A Argentina decidiu prorrogar a redução dos tributos sobre o trigo até março de 2026. Essa medida visa impulsionar as exportações e beneficiar os produtores locais. Anunciada pelo ministro da Economia, Luis Caputo, a extensão não se aplica a outros grãos como soja e milho. A decisão é estratégica para a próxima safra de inverno, que está prestes a começar.
Impacto Econômico da Prorrogação
A prorrogação da redução das retenciones sobre o trigo na Argentina até 2026 traz implicações significativas para o setor agrícola e a economia do país.

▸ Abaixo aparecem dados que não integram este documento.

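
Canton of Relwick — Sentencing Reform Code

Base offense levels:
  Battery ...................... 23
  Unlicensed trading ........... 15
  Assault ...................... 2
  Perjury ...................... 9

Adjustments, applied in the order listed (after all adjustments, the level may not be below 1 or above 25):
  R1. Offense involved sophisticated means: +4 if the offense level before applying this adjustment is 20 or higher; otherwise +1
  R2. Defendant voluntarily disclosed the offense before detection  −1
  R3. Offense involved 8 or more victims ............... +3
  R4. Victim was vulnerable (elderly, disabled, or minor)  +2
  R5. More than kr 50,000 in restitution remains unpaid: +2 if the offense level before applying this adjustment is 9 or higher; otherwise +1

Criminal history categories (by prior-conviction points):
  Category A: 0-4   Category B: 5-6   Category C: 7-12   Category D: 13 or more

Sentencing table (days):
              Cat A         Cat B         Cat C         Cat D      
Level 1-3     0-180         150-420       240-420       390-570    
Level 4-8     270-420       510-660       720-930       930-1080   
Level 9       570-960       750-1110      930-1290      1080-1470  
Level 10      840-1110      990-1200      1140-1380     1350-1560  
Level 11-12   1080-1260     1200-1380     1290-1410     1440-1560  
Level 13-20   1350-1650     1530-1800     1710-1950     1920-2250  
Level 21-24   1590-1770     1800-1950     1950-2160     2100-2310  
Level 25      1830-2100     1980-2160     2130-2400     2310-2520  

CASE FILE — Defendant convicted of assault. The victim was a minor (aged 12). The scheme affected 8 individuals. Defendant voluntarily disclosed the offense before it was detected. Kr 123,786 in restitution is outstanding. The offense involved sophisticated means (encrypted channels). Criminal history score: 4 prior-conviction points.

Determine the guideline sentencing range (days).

270-420 days

Base offense level for assault: 2.
R1 applies (level before this adjustment is 2 < 20, so +1): 2 + 1 = 3.
R2 applies: 3 − 1 = 2.
R3 applies: 2 + 3 = 5.
R4 applies: 5 + 2 = 7.
R5 applies (level before this adjustment is 7 < 9, so +1): 7 + 1 = 8.
Final offense level: 8.
Criminal history: 4 prior points → Category A (0-4).
Level 8 falls in the 4-8 band.
Grid: Level 4-8 × Category A = 270-420 days.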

Essa medida visa fortalecer a competitividade dos produtores de trigo no mercado internacional, uma vez que a redução dos impostos de exportação pode aumentar a margem de lucro dos agricultores.
Com a diminuição dos custos de exportação, espera-se um aumento nas vendas externas de trigo, o que pode gerar um fluxo maior de divisas para a Argentina.
Isso é particularmente relevante em um contexto econômico desafiador, onde o país busca aumentar suas reservas internacionais e estabilizar a moeda local.
Além disso, a extensão da medida pode incentivar o aumento da área plantada e da produção de trigo, contribuindo para a geração de empregos no setor agrícola.
A expectativa é que essa política ajude a sustentar os preços do trigo em um nível competitivo, beneficiando tanto os produtores quanto os consumidores.
No entanto, a decisão de não estender a redução para outros grãos, como soja e milho, pode limitar os benefícios econômicos gerais, já que esses produtos também são importantes para a balança comercial argentina.
A política seletiva pode gerar críticas de outros setores do agronegócio que não foram contemplados pela prorrogação.